Prima della sua cattura a Condofuri, per come emerso dalle indagini, Pelle aveva trascorso la sua latitanza spostandosi tra San Luca e Platì, in un immobile non lontano da quello della figlia Elisa Pelle, con la quale era certamente in contatto. Proprio in occasione di uno di questi spostamenti, a settembre 2016, era risuscito a sfuggire alla cattura grazie ad un articolato servizio di staffetta organizzato dal genero Giuseppe Barbaro e dal nipote Antonio Pelle (classe 1986), mentre il latitante si trovava a bordo dell’auto con il figlio Antonio Pelle (classe 1987).

I favoreggiamenti durante la latitanza di Giuseppe Pelle

Dopo la mancata cattura, i parenti ed i fiancheggiatori adottarono condotte ancora più accorte per eludere le indagini, senza che ciò impedisse alla moglie di incontrarlo periodicamente proprio con l’aiuto dei figli e del genero.

La donna veniva trasportata in orario notturno, effettuando diverse soste durante il percorso tra le località di Natile, Careri e Bovalino e cambiando, durante il percorso, l’auto a bordo della quale viaggiava.

Il monitoraggio del territorio durante gli spostamenti del boss

Ma il sistema di monitoraggio messo in atto dal gruppo investigativo addetto alle ricerche del latitante consentì agli inquirenti di individuare la località dove il boss poteva aver trovato rifugio, ossia l’abitato di Condofuri.
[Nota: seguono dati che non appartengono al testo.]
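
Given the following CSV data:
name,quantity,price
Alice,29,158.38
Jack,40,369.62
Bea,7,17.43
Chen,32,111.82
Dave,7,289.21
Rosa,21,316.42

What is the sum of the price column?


Values in 'price' column:
  Row 1: 158.38
  Row 2: 369.62
  Row 3: 17.43
  Row 4: 111.82
  Row 5: 289.21
  Row 6: 316.42
Sum = 158.38 + 369.62 + 17.43 + 111.82 + 289.21 + 316.42 = 1262.88

ANSWER: 1262.88


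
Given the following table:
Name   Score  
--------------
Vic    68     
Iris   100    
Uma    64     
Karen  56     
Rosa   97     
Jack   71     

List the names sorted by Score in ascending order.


Sorting by Score (ascending):
  Karen: 56
  Uma: 64
  Vic: 68
  Jack: 71
  Rosa: 97
  Iris: 100


ANSWER: Karen, Uma, Vic, Jack, Rosa, Iris


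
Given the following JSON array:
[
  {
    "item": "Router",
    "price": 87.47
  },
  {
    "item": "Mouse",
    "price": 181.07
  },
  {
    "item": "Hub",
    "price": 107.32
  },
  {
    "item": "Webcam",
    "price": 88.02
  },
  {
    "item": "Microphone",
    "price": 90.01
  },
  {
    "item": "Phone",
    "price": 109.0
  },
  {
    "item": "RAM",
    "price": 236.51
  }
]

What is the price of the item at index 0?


Array index 0 -> Router
price = 87.47

ANSWER: 87.47


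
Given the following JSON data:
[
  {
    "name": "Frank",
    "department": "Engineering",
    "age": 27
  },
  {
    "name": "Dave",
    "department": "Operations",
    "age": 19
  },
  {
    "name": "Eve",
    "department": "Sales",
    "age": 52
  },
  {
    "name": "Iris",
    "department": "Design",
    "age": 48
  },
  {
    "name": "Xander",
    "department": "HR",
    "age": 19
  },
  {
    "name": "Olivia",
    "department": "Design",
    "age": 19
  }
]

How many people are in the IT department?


Scanning records for department = IT
  No matches found
Count: 0

ANSWER: 0


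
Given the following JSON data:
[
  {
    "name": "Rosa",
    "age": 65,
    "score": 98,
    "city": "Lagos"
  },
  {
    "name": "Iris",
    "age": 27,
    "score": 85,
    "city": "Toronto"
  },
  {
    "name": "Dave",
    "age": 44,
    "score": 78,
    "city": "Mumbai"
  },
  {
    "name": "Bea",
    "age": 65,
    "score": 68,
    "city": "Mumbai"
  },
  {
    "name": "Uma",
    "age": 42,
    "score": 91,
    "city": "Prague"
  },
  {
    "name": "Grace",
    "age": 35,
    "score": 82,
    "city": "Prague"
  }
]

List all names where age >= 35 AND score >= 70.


Checking both conditions:
  Rosa (age=65, score=98) -> YES
  Iris (age=27, score=85) -> no
  Dave (age=44, score=78) -> YES
  Bea (age=65, score=68) -> no
  Uma (age=42, score=91) -> YES
  Grace (age=35, score=82) -> YES


ANSWER: Rosa, Dave, Uma, Grace


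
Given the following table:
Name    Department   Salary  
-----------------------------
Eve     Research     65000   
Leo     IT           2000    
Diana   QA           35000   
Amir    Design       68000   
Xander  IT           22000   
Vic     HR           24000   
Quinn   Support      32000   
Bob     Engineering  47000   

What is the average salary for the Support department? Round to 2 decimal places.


Support department members:
  Quinn: 32000
Sum = 32000
Count = 1
Average = 32000 / 1 = 32000.00

ANSWER: 32000.00


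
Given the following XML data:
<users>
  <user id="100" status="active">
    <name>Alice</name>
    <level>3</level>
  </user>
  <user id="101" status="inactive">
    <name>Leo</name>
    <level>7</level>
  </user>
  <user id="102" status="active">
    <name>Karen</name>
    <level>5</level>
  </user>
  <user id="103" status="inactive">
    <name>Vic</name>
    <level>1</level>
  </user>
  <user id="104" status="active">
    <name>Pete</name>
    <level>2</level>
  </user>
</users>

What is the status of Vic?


Finding user with name = Vic
user id="103" status="inactive"

ANSWER: inactive


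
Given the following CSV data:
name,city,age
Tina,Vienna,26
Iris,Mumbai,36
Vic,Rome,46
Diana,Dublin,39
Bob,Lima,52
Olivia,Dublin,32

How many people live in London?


Scanning city column for 'London':
Total matches: 0

ANSWER: 0


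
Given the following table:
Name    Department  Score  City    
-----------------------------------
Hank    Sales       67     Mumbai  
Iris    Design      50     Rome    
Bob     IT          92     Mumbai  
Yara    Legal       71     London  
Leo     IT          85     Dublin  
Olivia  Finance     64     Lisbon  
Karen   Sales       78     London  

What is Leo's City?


Row 5: Leo
City = Dublin

ANSWER: Dublin


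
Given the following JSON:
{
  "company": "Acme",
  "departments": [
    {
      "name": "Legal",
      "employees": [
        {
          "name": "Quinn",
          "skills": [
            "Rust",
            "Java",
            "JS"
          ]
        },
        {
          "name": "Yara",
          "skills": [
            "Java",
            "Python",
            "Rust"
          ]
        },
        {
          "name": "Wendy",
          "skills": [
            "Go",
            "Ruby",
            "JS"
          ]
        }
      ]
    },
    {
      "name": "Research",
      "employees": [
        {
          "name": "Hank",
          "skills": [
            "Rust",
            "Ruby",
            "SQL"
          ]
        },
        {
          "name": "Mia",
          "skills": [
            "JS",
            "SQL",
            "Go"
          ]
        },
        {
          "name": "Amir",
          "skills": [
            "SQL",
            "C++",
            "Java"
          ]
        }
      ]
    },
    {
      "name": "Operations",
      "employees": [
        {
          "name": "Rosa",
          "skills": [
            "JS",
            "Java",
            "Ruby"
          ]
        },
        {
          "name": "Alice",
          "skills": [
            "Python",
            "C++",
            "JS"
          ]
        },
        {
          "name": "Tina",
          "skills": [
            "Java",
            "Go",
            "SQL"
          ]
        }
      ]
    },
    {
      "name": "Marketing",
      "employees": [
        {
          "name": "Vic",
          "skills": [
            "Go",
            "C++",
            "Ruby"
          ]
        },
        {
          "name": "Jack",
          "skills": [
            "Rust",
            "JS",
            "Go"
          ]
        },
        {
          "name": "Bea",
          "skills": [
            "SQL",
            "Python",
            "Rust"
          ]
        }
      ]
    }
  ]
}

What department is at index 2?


Path: departments[2].name
Value: Operations

ANSWER: Operations


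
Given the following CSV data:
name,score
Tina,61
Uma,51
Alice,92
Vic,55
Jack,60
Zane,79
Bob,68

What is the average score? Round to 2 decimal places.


Scores: 61, 51, 92, 55, 60, 79, 68
Sum = 466
Count = 7
Average = 466 / 7 = 66.57

ANSWER: 66.57


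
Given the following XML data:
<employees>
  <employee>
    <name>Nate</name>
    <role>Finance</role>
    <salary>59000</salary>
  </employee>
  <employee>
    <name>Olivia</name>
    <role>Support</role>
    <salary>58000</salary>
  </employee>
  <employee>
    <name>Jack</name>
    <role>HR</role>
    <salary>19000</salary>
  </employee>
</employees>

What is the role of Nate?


Searching for <employee> with <name>Nate</name>
Found at position 1
<role>Finance</role>

ANSWER: Finance


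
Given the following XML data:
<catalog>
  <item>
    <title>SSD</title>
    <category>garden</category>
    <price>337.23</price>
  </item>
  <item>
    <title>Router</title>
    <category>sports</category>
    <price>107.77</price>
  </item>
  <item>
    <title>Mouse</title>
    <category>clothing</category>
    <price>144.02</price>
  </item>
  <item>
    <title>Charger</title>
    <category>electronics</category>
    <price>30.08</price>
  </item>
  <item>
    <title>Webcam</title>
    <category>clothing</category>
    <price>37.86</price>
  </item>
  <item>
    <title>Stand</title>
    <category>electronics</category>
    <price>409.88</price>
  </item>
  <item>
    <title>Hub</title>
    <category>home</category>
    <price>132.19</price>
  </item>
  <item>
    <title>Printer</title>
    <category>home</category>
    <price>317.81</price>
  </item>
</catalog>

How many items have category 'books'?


Scanning <item> elements for <category>books</category>:
Count: 0

ANSWER: 0


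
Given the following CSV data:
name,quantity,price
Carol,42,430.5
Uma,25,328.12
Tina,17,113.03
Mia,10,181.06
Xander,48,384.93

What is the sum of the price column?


Values in 'price' column:
  Row 1: 430.5
  Row 2: 328.12
  Row 3: 113.03
  Row 4: 181.06
  Row 5: 384.93
Sum = 430.5 + 328.12 + 113.03 + 181.06 + 384.93 = 1437.64

ANSWER: 1437.64


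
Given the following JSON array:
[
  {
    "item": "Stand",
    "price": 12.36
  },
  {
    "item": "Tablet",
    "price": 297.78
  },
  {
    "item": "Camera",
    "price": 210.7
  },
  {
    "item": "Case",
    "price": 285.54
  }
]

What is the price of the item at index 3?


Array index 3 -> Case
price = 285.54

ANSWER: 285.54


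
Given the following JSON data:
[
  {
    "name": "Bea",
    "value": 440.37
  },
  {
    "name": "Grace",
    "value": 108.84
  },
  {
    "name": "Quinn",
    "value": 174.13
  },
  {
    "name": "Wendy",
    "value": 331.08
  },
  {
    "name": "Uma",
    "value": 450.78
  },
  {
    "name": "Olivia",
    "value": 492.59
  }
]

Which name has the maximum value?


Comparing values:
  Bea: 440.37
  Grace: 108.84
  Quinn: 174.13
  Wendy: 331.08
  Uma: 450.78
  Olivia: 492.59
Maximum: Olivia (492.59)

ANSWER: Olivia


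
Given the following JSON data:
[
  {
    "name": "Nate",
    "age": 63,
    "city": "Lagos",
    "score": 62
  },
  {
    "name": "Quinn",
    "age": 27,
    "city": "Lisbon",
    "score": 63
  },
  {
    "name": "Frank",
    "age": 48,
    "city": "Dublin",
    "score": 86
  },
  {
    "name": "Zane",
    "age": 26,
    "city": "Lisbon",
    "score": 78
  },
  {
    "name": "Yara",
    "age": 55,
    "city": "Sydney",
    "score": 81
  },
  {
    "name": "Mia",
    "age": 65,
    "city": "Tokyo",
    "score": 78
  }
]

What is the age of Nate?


Looking up record where name = Nate
Record index: 0
Field 'age' = 63

ANSWER: 63


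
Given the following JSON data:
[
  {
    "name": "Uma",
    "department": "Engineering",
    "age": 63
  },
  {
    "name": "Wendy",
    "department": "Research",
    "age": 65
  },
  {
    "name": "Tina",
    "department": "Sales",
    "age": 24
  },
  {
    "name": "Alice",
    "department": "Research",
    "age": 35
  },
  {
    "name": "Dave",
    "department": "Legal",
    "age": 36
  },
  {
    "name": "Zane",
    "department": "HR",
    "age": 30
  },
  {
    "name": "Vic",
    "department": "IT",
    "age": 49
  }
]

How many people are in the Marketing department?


Scanning records for department = Marketing
  No matches found
Count: 0

ANSWER: 0


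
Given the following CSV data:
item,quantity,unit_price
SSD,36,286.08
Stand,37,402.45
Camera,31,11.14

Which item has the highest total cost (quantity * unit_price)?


Computing row totals:
  SSD: 10298.88
  Stand: 14890.65
  Camera: 345.34
Maximum: Stand (14890.65)

ANSWER: Stand


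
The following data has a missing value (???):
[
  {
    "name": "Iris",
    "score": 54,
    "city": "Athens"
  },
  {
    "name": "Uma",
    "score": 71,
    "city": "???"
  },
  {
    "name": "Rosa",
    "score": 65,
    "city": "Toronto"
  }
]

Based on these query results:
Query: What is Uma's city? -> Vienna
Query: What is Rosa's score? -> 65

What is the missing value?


The missing value is Uma's city
From query: Uma's city = Vienna

ANSWER: Vienna


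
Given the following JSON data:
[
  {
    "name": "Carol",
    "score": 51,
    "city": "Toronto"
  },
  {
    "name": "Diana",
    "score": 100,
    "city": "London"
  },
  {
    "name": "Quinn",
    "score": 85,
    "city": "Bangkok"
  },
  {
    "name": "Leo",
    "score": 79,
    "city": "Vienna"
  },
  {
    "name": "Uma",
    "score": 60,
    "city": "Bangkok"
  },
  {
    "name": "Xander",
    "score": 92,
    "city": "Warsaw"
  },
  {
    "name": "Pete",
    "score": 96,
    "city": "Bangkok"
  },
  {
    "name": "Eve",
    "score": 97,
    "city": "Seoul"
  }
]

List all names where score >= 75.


Filtering records where score >= 75:
  Carol (score=51) -> no
  Diana (score=100) -> YES
  Quinn (score=85) -> YES
  Leo (score=79) -> YES
  Uma (score=60) -> no
  Xander (score=92) -> YES
  Pete (score=96) -> YES
  Eve (score=97) -> YES


ANSWER: Diana, Quinn, Leo, Xander, Pete, Eve


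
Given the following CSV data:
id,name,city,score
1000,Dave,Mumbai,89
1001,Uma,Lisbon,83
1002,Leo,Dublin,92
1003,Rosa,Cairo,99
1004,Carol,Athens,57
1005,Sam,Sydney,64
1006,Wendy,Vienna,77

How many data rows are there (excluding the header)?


Counting rows (excluding header):
Header: id,name,city,score
Data rows: 7

ANSWER: 7


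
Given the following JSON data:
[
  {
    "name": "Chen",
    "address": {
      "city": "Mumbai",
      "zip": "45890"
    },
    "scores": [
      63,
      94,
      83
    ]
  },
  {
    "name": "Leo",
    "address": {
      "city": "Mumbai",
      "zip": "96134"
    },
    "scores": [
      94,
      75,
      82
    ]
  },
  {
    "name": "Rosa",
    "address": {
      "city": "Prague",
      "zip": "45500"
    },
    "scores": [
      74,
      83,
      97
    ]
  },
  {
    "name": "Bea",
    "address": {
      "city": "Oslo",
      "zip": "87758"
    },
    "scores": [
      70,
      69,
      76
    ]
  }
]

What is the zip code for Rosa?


Path: records[2].address.zip
Value: 45500

ANSWER: 45500


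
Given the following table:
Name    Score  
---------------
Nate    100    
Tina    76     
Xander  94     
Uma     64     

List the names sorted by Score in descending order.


Sorting by Score (descending):
  Nate: 100
  Xander: 94
  Tina: 76
  Uma: 64


ANSWER: Nate, Xander, Tina, Uma


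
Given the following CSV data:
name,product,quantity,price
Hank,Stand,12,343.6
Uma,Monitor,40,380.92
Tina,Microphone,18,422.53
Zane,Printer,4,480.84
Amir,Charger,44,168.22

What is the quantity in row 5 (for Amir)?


Row 5: Amir
Column 'quantity' = 44

ANSWER: 44


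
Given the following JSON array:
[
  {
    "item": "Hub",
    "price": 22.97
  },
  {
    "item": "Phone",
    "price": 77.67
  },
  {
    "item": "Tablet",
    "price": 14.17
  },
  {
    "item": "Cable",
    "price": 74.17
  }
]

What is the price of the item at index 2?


Array index 2 -> Tablet
price = 14.17

ANSWER: 14.17


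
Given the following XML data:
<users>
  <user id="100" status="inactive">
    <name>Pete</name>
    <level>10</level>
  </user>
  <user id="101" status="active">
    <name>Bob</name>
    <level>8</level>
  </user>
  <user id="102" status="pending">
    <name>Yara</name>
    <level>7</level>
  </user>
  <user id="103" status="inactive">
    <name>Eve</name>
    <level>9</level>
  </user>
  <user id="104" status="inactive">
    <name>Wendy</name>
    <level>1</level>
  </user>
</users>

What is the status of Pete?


Finding user with name = Pete
user id="100" status="inactive"

ANSWER: inactive


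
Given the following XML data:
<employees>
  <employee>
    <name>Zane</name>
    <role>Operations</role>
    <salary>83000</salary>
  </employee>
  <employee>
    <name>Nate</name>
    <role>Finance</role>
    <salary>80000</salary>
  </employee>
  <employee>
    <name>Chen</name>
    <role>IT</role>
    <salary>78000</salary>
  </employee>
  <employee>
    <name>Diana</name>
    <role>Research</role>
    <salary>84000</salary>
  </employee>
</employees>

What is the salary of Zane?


Searching for <employee> with <name>Zane</name>
Found at position 1
<salary>83000</salary>

ANSWER: 83000


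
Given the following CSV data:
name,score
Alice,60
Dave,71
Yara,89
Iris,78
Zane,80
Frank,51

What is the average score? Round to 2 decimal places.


Scores: 60, 71, 89, 78, 80, 51
Sum = 429
Count = 6
Average = 429 / 6 = 71.50

ANSWER: 71.50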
Le indagini si concentrarono su Girolamo Romeo, 43 anni e sul cognato Giuseppe Morabito, residente in contrada Pistaria di Condofuri, dove, attraverso telecamere appositamente posizionate, agli inizi di aprile, fu accertata la presenza del latitante. Dai controlli emerse che il boss, all’alba di ogni giorno, precauzionalmente abbandonava il covo, passando la giornata all’aperto in contrada “Mazzabarone” di Condofuri dove Giuseppe Morabito e Girolamo Romeo gestivano un'azienda agricola ed un allevamento di bestiame, facendo poi rientro in contrada Pistaria solo in tarda serata, per cenare e trascorrere poche ore di sonno.

Il blitz del 6 aprile 2018

Anche il trasferimento dal covo alla campagna era preceduto da una preliminare bonifica del percorso, che Giuseppe Morabito effettuava a bordo di una Ford Fiesta, per poi trasportare il latitante a bordo di un fuoristrada Defender. Acquisiti i riscontri necessari, il 6 aprile 2018 la Polizia di Stato fece irruzione nell’appartamento di contrada Pistaria, ponendo fine alla latitanza di Pelle.